フジテレビの苦境を予想
はたして企業の未来は見通せるのか。今からちょうど10年前。'15年に本誌が行った『10年後「大きくなっている会社」「小さくなっている会社」』の誌面がSNS上で拡散され、「かなり当たっている」と評判になっている。
記事では、経済や企業に精通する識者8名に、日本の有力企業349社の中から「10年後に大きくなっていると思う会社」「現状維持はできていると思う会社」を選び、それぞれに◎、◯をつけてもらった。◎は2点、◯を1点で集計し、ゼロ点に近い企業は「10年後に小さくなっている会社」とも言える。

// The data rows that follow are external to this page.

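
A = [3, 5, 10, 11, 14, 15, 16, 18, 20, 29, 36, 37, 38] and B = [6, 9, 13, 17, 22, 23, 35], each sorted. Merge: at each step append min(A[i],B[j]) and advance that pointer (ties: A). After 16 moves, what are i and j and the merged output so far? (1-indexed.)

[i=1,j=1] A[i]=3<=B[j]=6 take 3 → i++
[i=2,j=1] A[i]=5<=B[j]=6 take 5 → i++
[i=3,j=1] A[i]=10>B[j]=6 take 6 → j++
[i=3,j=2] A[i]=10>B[j]=9 take 9 → j++
[i=3,j=3] A[i]=10<=B[j]=13 take 10 → i++
[i=4,j=3] A[i]=11<=B[j]=13 take 11 → i++
[i=5,j=3] A[i]=14>B[j]=13 take 13 → j++
[i=5,j=4] A[i]=14<=B[j]=17 take 14 → i++
[i=6,j=4] A[i]=15<=B[j]=17 take 15 → i++
[i=7,j=4] A[i]=16<=B[j]=17 take 16 → i++
[i=8,j=4] A[i]=18>B[j]=17 take 17 → j++
[i=8,j=5] A[i]=18<=B[j]=22 take 18 → i++
[i=9,j=5] A[i]=20<=B[j]=22 take 20 → i++
[i=10,j=5] A[i]=29>B[j]=22 take 22 → j++
[i=10,j=6] A[i]=29>B[j]=23 take 23 → j++
[i=10,j=7] A[i]=29<=B[j]=35 take 29 → i++

i=11, j=7, merged so far=[3, 5, 6, 9, 10, 11, 13, 14, 15, 16, 17, 18, 20, 22, 23, 29]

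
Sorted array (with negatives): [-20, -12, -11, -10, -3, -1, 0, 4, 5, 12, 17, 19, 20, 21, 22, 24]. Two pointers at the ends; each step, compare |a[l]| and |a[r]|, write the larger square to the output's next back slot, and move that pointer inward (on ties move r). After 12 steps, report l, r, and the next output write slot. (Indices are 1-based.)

l=1 r=16: |-20|<=|24| out[16]=576, r--
l=1 r=15: |-20|<=|22| out[15]=484, r--
l=1 r=14: |-20|<=|21| out[14]=441, r--
l=1 r=13: |-20|<=|20| out[13]=400, r--
l=1 r=12: |-20|>|19| out[12]=400, l++
l=2 r=12: |-12|<=|19| out[11]=361, r--
l=2 r=11: |-12|<=|17| out[10]=289, r--
l=2 r=10: |-12|<=|12| out[9]=144, r--
l=2 r=9: |-12|>|5| out[8]=144, l++
l=3 r=9: |-11|>|5| out[7]=121, l++
l=4 r=9: |-10|>|5| out[6]=100, l++
l=5 r=9: |-3|<=|5| out[5]=25, r--

l=5, r=8, next write slot=4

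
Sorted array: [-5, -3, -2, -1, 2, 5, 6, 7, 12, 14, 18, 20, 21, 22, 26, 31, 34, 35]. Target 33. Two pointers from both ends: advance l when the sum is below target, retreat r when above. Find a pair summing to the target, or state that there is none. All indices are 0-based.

(-2, 35)

[0,17] -5+35=30 <33 → l++
[1,17] -3+35=32 <33 → l++
[2,17] -2+35=33 → found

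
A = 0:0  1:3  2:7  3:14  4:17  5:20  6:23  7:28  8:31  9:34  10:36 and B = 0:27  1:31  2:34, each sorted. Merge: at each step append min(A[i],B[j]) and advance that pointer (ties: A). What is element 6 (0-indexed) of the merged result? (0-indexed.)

i=0 j=0: A[i]=0<=B[j]=27 take 0, i++
i=1 j=0: A[i]=3<=B[j]=27 take 3, i++
i=2 j=0: A[i]=7<=B[j]=27 take 7, i++
i=3 j=0: A[i]=14<=B[j]=27 take 14, i++
i=4 j=0: A[i]=17<=B[j]=27 take 17, i++
i=5 j=0: A[i]=20<=B[j]=27 take 20, i++
i=6 j=0: A[i]=23<=B[j]=27 take 23, i++
i=7 j=0: A[i]=28>B[j]=27 take 27, j++
i=7 j=1: A[i]=28<=B[j]=31 take 28, i++
i=8 j=1: A[i]=31<=B[j]=31 take 31, i++
i=9 j=1: A[i]=34>B[j]=31 take 31, j++
i=9 j=2: A[i]=34<=B[j]=34 take 34, i++
i=10 j=2: A[i]=36>B[j]=34 take 34, j++
i=10 j=3: B done, take A[i]=36, i++

merged[6] = 23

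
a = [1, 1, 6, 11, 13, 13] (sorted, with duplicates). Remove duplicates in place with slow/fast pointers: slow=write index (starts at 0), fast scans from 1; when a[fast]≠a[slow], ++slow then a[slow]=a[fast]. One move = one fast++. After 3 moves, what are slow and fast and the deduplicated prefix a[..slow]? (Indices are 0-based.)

slow=0 fast=1: a[fast]=1=a[slow] dup, fast++
slow=0 fast=2: a[fast]=6≠a[slow]=1 write a[1]=6, slow++,fast++
slow=1 fast=3: a[fast]=11≠a[slow]=6 write a[2]=11, slow++,fast++

slow=2, fast=4, prefix=[1, 6, 11]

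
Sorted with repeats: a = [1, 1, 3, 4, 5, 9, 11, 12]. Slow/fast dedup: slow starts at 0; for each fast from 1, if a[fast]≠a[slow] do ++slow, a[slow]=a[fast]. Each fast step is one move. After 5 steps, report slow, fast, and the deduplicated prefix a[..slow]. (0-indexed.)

slow=4, fast=6, prefix=[1, 3, 4, 5, 9]

slow=0 fast=1: a[fast]=1=a[slow] dup, fast++
slow=0 fast=2: a[fast]=3≠a[slow]=1 write a[1]=3, slow++,fast++
slow=1 fast=3: a[fast]=4≠a[slow]=3 write a[2]=4, slow++,fast++
slow=2 fast=4: a[fast]=5≠a[slow]=4 write a[3]=5, slow++,fast++
slow=3 fast=5: a[fast]=9≠a[slow]=5 write a[4]=9, slow++,fast++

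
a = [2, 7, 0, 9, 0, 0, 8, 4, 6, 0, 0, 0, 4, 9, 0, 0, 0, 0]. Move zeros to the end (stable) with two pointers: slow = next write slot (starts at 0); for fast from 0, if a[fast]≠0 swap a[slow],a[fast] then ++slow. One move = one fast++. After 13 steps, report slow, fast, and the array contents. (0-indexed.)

slow=7, fast=13, a=[2, 7, 9, 8, 4, 6, 4, 0, 0, 0, 0, 0, 0, 9, 0, 0, 0, 0]

slow=0 fast=0: a[fast]=2≠0 swap→a[0]=2, slow++,fast++
slow=1 fast=1: a[fast]=7≠0 swap→a[1]=7, slow++,fast++
slow=2 fast=2: a[fast]=0, fast++
slow=2 fast=3: a[fast]=9≠0 swap→a[2]=9, slow++,fast++
slow=3 fast=4: a[fast]=0, fast++
slow=3 fast=5: a[fast]=0, fast++
slow=3 fast=6: a[fast]=8≠0 swap→a[3]=8, slow++,fast++
slow=4 fast=7: a[fast]=4≠0 swap→a[4]=4, slow++,fast++
slow=5 fast=8: a[fast]=6≠0 swap→a[5]=6, slow++,fast++
slow=6 fast=9: a[fast]=0, fast++
slow=6 fast=10: a[fast]=0, fast++
slow=6 fast=11: a[fast]=0, fast++
slow=6 fast=12: a[fast]=4≠0 swap→a[6]=4, slow++,fast++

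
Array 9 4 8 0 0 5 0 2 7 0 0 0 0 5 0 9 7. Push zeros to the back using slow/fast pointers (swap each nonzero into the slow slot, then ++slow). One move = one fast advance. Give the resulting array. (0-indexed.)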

例を挙げると、16点満点中、トヨタ自動車は13点、デンソーは15点、ファナックは14点、三菱商事は13点、リクルートHDは12点、ユニクロを展開するファーストリテイリングは11点。これらは押しも押されもせぬ世界企業として、この10年で着実に業績を伸ばしてきた。
片や、日産自動車やカルソニックカンセイ(現マレリHD)は0点、フジ・メディア・HDは1点、ドラッグストアのツルハHDは0点だった。

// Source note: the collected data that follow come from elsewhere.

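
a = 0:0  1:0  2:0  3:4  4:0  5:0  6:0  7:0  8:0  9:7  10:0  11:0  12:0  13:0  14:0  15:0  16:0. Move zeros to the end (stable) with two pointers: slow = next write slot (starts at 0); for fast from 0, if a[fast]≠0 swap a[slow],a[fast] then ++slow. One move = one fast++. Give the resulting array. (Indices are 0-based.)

[4, 7, 0, 0, 0, 0, 0, 0, 0, 0, 0, 0, 0, 0, 0, 0, 0]

(s=0,f=0) a[fast]=0 → fast++
(s=0,f=1) a[fast]=0 → fast++
(s=0,f=2) a[fast]=0 → fast++
(s=0,f=3) a[fast]=4≠0 swap→a[0]=4 → slow++,fast++
(s=1,f=4) a[fast]=0 → fast++
(s=1,f=5) a[fast]=0 → fast++
(s=1,f=6) a[fast]=0 → fast++
(s=1,f=7) a[fast]=0 → fast++
(s=1,f=8) a[fast]=0 → fast++
(s=1,f=9) a[fast]=7≠0 swap→a[1]=7 → slow++,fast++
(s=2,f=10) a[fast]=0 → fast++
(s=2,f=11) a[fast]=0 → fast++
(s=2,f=12) a[fast]=0 → fast++
(s=2,f=13) a[fast]=0 → fast++
(s=2,f=14) a[fast]=0 → fast++
(s=2,f=15) a[fast]=0 → fast++
(s=2,f=16) a[fast]=0 → fast++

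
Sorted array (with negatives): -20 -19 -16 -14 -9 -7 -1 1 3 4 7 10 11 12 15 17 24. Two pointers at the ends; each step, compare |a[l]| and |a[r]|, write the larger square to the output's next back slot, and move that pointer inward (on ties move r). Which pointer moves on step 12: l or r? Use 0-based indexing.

r

[0,16] |-20|<=|24| out[16]=576 → r--
[0,15] |-20|>|17| out[15]=400 → l++
[1,15] |-19|>|17| out[14]=361 → l++
[2,15] |-16|<=|17| out[13]=289 → r--
[2,14] |-16|>|15| out[12]=256 → l++
[3,14] |-14|<=|15| out[11]=225 → r--
[3,13] |-14|>|12| out[10]=196 → l++
[4,13] |-9|<=|12| out[9]=144 → r--
[4,12] |-9|<=|11| out[8]=121 → r--
[4,11] |-9|<=|10| out[7]=100 → r--
[4,10] |-9|>|7| out[6]=81 → l++
[5,10] |-7|<=|7| out[5]=49 → r--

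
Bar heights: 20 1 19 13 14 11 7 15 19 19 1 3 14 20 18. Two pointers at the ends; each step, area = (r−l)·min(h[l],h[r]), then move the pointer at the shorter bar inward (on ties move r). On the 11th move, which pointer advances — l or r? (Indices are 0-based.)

l=0 r=14: min(20,18)*14=252 best=252 *, r--
l=0 r=13: min(20,20)*13=260 best=260 *, r--
l=0 r=12: min(20,14)*12=168 best=260, r--
l=0 r=11: min(20,3)*11=33 best=260, r--
l=0 r=10: min(20,1)*10=10 best=260, r--
l=0 r=9: min(20,19)*9=171 best=260, r--
l=0 r=8: min(20,19)*8=152 best=260, r--
l=0 r=7: min(20,15)*7=105 best=260, r--
l=0 r=6: min(20,7)*6=42 best=260, r--
l=0 r=5: min(20,11)*5=55 best=260, r--
l=0 r=4: min(20,14)*4=56 best=260, r--

r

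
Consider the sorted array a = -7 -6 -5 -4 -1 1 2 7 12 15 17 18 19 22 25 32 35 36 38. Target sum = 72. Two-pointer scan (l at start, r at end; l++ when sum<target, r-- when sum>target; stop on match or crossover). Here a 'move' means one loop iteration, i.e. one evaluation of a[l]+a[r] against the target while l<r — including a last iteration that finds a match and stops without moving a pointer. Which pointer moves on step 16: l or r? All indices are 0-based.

l=0 r=18: -7+38=31 <72, l++
l=1 r=18: -6+38=32 <72, l++
l=2 r=18: -5+38=33 <72, l++
l=3 r=18: -4+38=34 <72, l++
l=4 r=18: -1+38=37 <72, l++
l=5 r=18: 1+38=39 <72, l++
l=6 r=18: 2+38=40 <72, l++
l=7 r=18: 7+38=45 <72, l++
l=8 r=18: 12+38=50 <72, l++
l=9 r=18: 15+38=53 <72, l++
l=10 r=18: 17+38=55 <72, l++
l=11 r=18: 18+38=56 <72, l++
l=12 r=18: 19+38=57 <72, l++
l=13 r=18: 22+38=60 <72, l++
l=14 r=18: 25+38=63 <72, l++
l=15 r=18: 32+38=70 <72, l++

l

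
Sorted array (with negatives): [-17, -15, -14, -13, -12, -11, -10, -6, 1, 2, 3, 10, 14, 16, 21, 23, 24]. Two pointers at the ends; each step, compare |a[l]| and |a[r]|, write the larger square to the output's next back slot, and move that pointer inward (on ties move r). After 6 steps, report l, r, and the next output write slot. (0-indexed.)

l=2, r=12, next write slot=10

l=0 r=16: |-17|<=|24| out[16]=576, r--
l=0 r=15: |-17|<=|23| out[15]=529, r--
l=0 r=14: |-17|<=|21| out[14]=441, r--
l=0 r=13: |-17|>|16| out[13]=289, l++
l=1 r=13: |-15|<=|16| out[12]=256, r--
l=1 r=12: |-15|>|14| out[11]=225, l++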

日産はカルロス・ゴーン会長が失脚してジリ貧に陥り、本田技研工業との統合を模索している。日産系自動車部品メーカーだったカルソニックカンセイはマレリと名前を変えたものの、今も業績不振に苦しむ。フジテレビは言わずもがな。ツルハは規模を拡大するため、ドラッグストア最大手のウエルシアHDとの経営統合に追い込まれた。
複数の識者の見識を総合すれば、かくも信頼できる未来予測を行うことが可能なのだ。